Chercheur spécialisé en circulation atmosphérique et prévision météorologique, il quitte l'entreprise en 1963 lorsqu'il est nommé par le président John Fitzgerald Kennedy à la tête du Weather Bureau, en remplacement de Francis Reichelderfer[1],[5],[4]. Lorsque cette administration fusionne avec l'United States Coast and Geodetic Survey pour constituer l'Environmental Science Services Administration (ESSA) en 1965, sous l'administration Johnson, il en prend la tête[1],[2].

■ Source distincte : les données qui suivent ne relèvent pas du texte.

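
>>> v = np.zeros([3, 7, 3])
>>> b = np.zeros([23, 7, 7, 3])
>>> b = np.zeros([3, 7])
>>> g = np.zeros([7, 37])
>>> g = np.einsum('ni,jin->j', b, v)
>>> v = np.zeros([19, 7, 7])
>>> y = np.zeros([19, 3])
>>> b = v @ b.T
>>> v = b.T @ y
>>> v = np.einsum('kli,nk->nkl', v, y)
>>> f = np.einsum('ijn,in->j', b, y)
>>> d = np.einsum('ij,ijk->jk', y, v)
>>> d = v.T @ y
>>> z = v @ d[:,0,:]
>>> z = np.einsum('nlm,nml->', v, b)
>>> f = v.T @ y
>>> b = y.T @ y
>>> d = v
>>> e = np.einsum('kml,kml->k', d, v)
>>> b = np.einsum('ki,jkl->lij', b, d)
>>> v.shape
(19, 3, 7)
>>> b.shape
(7, 3, 19)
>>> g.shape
(3,)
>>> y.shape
(19, 3)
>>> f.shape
(7, 3, 3)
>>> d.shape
(19, 3, 7)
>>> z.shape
()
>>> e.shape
(19,)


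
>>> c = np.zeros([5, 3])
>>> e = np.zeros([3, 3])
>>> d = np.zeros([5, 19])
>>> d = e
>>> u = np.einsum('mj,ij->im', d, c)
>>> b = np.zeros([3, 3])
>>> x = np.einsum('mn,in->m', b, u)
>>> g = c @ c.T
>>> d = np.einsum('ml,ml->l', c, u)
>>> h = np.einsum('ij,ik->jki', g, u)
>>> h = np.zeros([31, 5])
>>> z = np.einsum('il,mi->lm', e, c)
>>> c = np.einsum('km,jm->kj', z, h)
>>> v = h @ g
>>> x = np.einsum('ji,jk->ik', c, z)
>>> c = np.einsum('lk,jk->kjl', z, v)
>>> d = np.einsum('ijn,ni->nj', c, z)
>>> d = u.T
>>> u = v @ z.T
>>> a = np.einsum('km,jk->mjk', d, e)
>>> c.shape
(5, 31, 3)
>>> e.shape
(3, 3)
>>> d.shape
(3, 5)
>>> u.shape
(31, 3)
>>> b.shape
(3, 3)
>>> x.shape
(31, 5)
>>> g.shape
(5, 5)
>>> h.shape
(31, 5)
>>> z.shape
(3, 5)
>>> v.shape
(31, 5)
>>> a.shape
(5, 3, 3)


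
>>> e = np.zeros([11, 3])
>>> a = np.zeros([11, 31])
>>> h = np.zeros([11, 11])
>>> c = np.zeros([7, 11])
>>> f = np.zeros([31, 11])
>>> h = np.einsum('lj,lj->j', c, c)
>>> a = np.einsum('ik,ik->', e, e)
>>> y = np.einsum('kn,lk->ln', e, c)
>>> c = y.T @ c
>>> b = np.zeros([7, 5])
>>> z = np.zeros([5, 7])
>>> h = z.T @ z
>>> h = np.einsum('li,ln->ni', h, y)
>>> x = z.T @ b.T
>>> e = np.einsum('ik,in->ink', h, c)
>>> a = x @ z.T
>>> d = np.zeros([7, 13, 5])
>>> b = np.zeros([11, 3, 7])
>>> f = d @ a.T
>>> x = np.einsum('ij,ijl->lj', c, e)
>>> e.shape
(3, 11, 7)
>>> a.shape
(7, 5)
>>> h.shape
(3, 7)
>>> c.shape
(3, 11)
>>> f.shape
(7, 13, 7)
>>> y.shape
(7, 3)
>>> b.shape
(11, 3, 7)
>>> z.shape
(5, 7)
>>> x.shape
(7, 11)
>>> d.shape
(7, 13, 5)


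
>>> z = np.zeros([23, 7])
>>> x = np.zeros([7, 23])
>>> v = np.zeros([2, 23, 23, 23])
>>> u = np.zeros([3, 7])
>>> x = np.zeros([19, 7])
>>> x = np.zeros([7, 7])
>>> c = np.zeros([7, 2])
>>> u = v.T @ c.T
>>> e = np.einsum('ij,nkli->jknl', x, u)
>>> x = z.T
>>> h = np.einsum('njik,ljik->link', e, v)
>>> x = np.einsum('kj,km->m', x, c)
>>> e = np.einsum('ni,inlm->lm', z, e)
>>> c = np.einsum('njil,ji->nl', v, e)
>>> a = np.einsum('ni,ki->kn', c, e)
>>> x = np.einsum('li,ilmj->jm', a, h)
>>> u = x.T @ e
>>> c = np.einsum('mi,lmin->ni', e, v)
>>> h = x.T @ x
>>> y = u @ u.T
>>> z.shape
(23, 7)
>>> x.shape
(23, 7)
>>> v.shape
(2, 23, 23, 23)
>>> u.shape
(7, 23)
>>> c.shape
(23, 23)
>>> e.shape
(23, 23)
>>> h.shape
(7, 7)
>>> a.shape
(23, 2)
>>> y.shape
(7, 7)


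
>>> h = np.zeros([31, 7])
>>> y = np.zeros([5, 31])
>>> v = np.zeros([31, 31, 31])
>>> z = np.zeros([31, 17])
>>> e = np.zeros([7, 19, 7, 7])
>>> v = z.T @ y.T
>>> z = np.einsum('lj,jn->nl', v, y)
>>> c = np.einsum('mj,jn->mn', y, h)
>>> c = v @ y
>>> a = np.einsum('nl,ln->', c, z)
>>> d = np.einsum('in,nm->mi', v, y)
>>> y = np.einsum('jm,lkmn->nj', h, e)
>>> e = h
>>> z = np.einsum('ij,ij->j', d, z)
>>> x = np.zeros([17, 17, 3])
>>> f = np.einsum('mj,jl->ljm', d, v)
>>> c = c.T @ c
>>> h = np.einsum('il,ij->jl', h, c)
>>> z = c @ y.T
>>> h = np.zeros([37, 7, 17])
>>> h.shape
(37, 7, 17)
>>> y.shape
(7, 31)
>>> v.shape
(17, 5)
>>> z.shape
(31, 7)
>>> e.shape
(31, 7)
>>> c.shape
(31, 31)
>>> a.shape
()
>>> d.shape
(31, 17)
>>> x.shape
(17, 17, 3)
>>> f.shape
(5, 17, 31)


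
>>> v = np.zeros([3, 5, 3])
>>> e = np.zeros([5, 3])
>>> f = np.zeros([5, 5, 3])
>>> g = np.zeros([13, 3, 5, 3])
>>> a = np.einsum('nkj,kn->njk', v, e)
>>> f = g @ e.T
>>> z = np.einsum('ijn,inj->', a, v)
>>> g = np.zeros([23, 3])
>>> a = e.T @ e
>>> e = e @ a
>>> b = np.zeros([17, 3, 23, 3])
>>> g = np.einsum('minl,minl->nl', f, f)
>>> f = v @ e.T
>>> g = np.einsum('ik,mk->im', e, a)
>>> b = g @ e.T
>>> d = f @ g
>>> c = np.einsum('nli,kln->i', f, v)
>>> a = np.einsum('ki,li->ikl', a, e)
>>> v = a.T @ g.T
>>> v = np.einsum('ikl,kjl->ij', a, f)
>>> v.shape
(3, 5)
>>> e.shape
(5, 3)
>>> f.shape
(3, 5, 5)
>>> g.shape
(5, 3)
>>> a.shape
(3, 3, 5)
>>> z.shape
()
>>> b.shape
(5, 5)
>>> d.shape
(3, 5, 3)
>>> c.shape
(5,)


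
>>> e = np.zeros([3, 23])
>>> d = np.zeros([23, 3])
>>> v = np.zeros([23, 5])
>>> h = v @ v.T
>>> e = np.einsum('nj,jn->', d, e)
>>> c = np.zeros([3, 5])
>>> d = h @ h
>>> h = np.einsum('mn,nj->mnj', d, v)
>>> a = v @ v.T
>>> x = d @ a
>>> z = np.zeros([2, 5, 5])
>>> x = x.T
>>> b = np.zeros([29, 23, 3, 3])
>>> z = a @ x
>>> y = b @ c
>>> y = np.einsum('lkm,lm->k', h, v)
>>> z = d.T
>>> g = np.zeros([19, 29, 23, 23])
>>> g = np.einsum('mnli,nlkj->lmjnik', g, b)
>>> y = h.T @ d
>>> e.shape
()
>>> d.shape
(23, 23)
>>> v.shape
(23, 5)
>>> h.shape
(23, 23, 5)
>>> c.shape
(3, 5)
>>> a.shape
(23, 23)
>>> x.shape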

Cinq ans plus tard, lorsque l'ESSA est remplacée par la National Oceanic and Atmospheric Administration (NOAA), Robert M. White, qui a participé à cette évolution, en devient le directeur et le demeure jusqu'en 1977 ; il a ainsi dirigé ces administrations sous cinq présidents différents. Il a participé au développement des satellites météorologiques et des modèles numériques de prévision météorologique[1],[2],[3],[4]. Il a également contribué aux programmes de recherche de la veille météorologique mondiale, du Global Atmospheric Research Program (et à la mise en place du Programme mondial de recherches sur le climat à sa suite), du Global Weather Experiment ainsi qu'à l'International Decade of Ocean Exploration[7]. De 1963 à 1978, White représente en outre son pays auprès de l'Organisation météorologique mondiale (OMM)[8],[9].
De 1977 à 1980, il est membre du Conseil national de la recherche[3],[10]. En 1979, il préside la Conférence mondiale sur le climat, première conférence internationale qui explore l'hypothèse d'un réchauffement climatique[1].
En 1980, le météorologue est nommé président l'University Corporation for Atmospheric Research (UCAR)[10],[8],[9]. Il prend la présidence de l'Académie nationale d'ingénierie en 1983, fonction qu'il occupe jusqu'en 1995[1],[10].
Vie familiale et décès
Robert M. White est marié et a deux enfants — un garçon et une fille. Il meurt le à Chevy Chase, dans le Maryland, à l'âge de 92 ans, des suites de complications liées à la démence[1].